Art and Truth

 

Though not traditionally a major topic within aesthetics, the relationship between truth and works of art is of considerable interest in the context of Theory of Knowledge.

 

There are those who argue that artists (and we are still using the word “art” in a wide sense to include literature, music, and other art-forms) have a special responsibility to convey the truth. This responsibility derives in part because the impact of their work gives them unusual power, but also from the special position of art - at least the visual and many of the performing arts in transcending language The feelings conveyed by Rodin’s Thinker or a great ballet are not restricted by language. One example of this is the way in which Picasso’s painting Guernica (1937) alerted the world to what was going on in the Spanish Civil War by depicting a village and its people destroyed by bombs. Alexander Solzenhitsyn, in the moving speech in which he accepted the Nobel Prize for Literature (the speech was read on his behalf as he was not a allowed to leave the Soviet Union to give it in person) argued passionately for the way in which the truth expressed by the artist can defeat ‘the lie’. “One word of truth outweighs the whole world”.

 

Few would deny the power of language to convey a feeling or an idea. Winston Churchill’s stirring calls to the people of Britain and the Commonwealth in the darkest days of the Second World War depended not only on his message, but on the way it was delivered. As John F Kennedy said of him, he ‘mobilised the English language’.

 

Nevertheless, the claim that art can ‘convey the truth’ needs some examining. Of course, factually true statements can be found in a work of literature and a painting can give us correct information about the clothes, furniture, even the games of the era it is depicting. From Constable’s Wivenhoe Park, Essex (1816) for example, we can learn something of the layout of parks and the breed of cattle kept in the period, and so on. But, art is not unique in this respect - truths of this kind can be transmitted in many ways.

 
The claim that art ‘tells the truth’ surely means more than that true statements are made in literature or that simple factual statements can be correctly deduced from observing a paintrng? There is a suggestion of something deeper, something unique to art However, we need to ask what is meant by ‘truth’ of this kind. What kind of truth is it, which cannot be expressed in the form of an empirical statement? And if a truth can be so asserted, it must be possible also to assert the falsehood, which would contradict it. And what sort of truth can be derived from music or a dance?

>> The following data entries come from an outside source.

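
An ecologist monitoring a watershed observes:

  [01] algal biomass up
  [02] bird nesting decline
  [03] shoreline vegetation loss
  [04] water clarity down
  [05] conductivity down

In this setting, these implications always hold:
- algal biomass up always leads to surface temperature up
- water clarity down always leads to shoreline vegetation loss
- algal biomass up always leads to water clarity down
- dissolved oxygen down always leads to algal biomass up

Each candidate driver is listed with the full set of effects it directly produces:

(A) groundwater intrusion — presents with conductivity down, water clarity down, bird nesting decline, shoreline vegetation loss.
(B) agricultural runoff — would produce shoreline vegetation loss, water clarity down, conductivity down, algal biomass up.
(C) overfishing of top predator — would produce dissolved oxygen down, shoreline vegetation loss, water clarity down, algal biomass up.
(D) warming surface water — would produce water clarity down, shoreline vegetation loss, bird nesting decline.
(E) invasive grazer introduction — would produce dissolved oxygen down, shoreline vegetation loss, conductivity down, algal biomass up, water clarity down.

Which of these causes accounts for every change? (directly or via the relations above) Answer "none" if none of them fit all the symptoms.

none

Per-candidate check:
(A) groundwater intrusion — algal biomass up NO; bird nesting decline yes; shoreline vegetation loss yes; water clarity down yes; conductivity down yes
(B) agricultural runoff — algal biomass up yes; bird nesting decline NO; shoreline vegetation loss yes; water clarity down yes; conductivity down yes
(C) overfishing of top predator — algal biomass up yes; bird nesting decline NO; shoreline vegetation loss yes; water clarity down yes; conductivity down NO
(D) warming surface water — algal biomass up NO; bird nesting decline yes; shoreline vegetation loss yes; water clarity down yes; conductivity down NO
(E) invasive grazer introduction — does not account for bird nesting decline
Every candidate fails on at least one observation.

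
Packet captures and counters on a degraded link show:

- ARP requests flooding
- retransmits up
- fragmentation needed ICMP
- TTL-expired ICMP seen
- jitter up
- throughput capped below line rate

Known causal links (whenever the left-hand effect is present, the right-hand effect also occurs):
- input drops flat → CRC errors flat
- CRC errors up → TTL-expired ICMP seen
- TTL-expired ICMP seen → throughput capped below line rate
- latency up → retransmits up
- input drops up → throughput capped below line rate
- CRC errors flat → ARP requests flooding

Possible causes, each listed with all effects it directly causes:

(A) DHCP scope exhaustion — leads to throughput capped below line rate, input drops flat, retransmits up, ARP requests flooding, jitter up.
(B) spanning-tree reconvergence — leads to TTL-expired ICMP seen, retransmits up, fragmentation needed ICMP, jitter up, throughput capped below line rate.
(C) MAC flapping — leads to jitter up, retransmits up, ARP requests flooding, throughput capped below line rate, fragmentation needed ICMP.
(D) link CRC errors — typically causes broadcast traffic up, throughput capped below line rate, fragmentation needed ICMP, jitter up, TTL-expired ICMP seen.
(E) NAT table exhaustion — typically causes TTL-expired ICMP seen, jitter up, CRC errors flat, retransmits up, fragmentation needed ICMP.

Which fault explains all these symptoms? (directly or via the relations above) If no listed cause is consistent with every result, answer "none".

Checking each candidate against the observations:
(A) DHCP scope exhaustion — ARP requests flooding +; retransmits up +; fragmentation needed ICMP -; TTL-expired ICMP seen -; jitter up +; throughput capped below line rate +
(B) spanning-tree reconvergence — ARP requests flooding -; retransmits up +; fragmentation needed ICMP +; TTL-expired ICMP seen +; jitter up +; throughput capped below line rate +
(C) MAC flapping — ARP requests flooding +; retransmits up +; fragmentation needed ICMP +; TTL-expired ICMP seen -; jitter up +; throughput capped below line rate +
(D) link CRC errors — ARP requests flooding -; retransmits up -; fragmentation needed ICMP +; TTL-expired ICMP seen +; jitter up +; throughput capped below line rate +
(E) NAT table exhaustion — accounts for every observation (ARP requests flooding through CRC errors flat → ARP requests flooding)
Only (E) is consistent with every observation.

E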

What about a photograph or a film? Is the old cliché that ‘the camera does not lie’ really true? In one sense it is, but we all know that the photographer and the filmmaker are selective in their choice of subjects. The photographer covering a violent demonstration can concentrate either on the demonstrators hurling missiles or the police vigorously making arrests. If a set of pictures is published showing only one of these activities, can it be said to be ‘true’? And does not the caption beneath the picture or photograph contribute to the ‘truth’? In the second chapter of, ‘Art and Illusion’, E. H. Gombrich gives a number of examples of misleading captions or titles of pictures.


Even if the greatest of care were to be taken in painting a fair, unbiased picture, is it possible to do so? Could two artists looking at the same scene produce identical paintings? Our experience tells us that, even if they could, they certainly do not. And of the two pictures, which one is the ‘true’ one?

 

Why, in any case, is there a need to find truth in art? Our age is so addicted to facts, to finding out the ‘truth’ about things that we are in danger of overlooking the true value of art. By trying to reduce art to a series of truth-statements, are we not diminishing it? Is there not a value in art of all kinds, which goes far beyond the passing on of ‘truth’?

 
As Douglas Morgan wrote, in a paper entitled ‘Must Art tell the Truth’ in the Journal of Aesthetics and Art Criticism, Vol 26, 1967:

 

Remember, if you can, that breathless final mooment when you have moved intensively with heart and mind through a quarter of Brahms or Bartok You have hoped, expected, feared, been lifted, lowered, fulfilled and disappointed, and now, inevitably, the voices together sing one rich, climactic chord. You as a person vibrate, suspended, with the vibrating sound,

 

Now imagine your neighbour leaning towards you anxiously and expectantly to ask “Quickly, tell me what you learned from that music. What information did it communicate to you? What knowledge do you have that you didn’t have before? Such a neighbour deserves only an icy glare of disdain. He is projecting learning, knowledge and truth into an area of human experience where it has no natural or necessary place. Learning and knowledge, and truth are no less valuable because their value is not exclusive. There really are other goods in the world than these, and there really is no need to confect such bogus kinds of truth as poetic or pictorial or even musical truth for works of art to wear as certificates of legitimacy.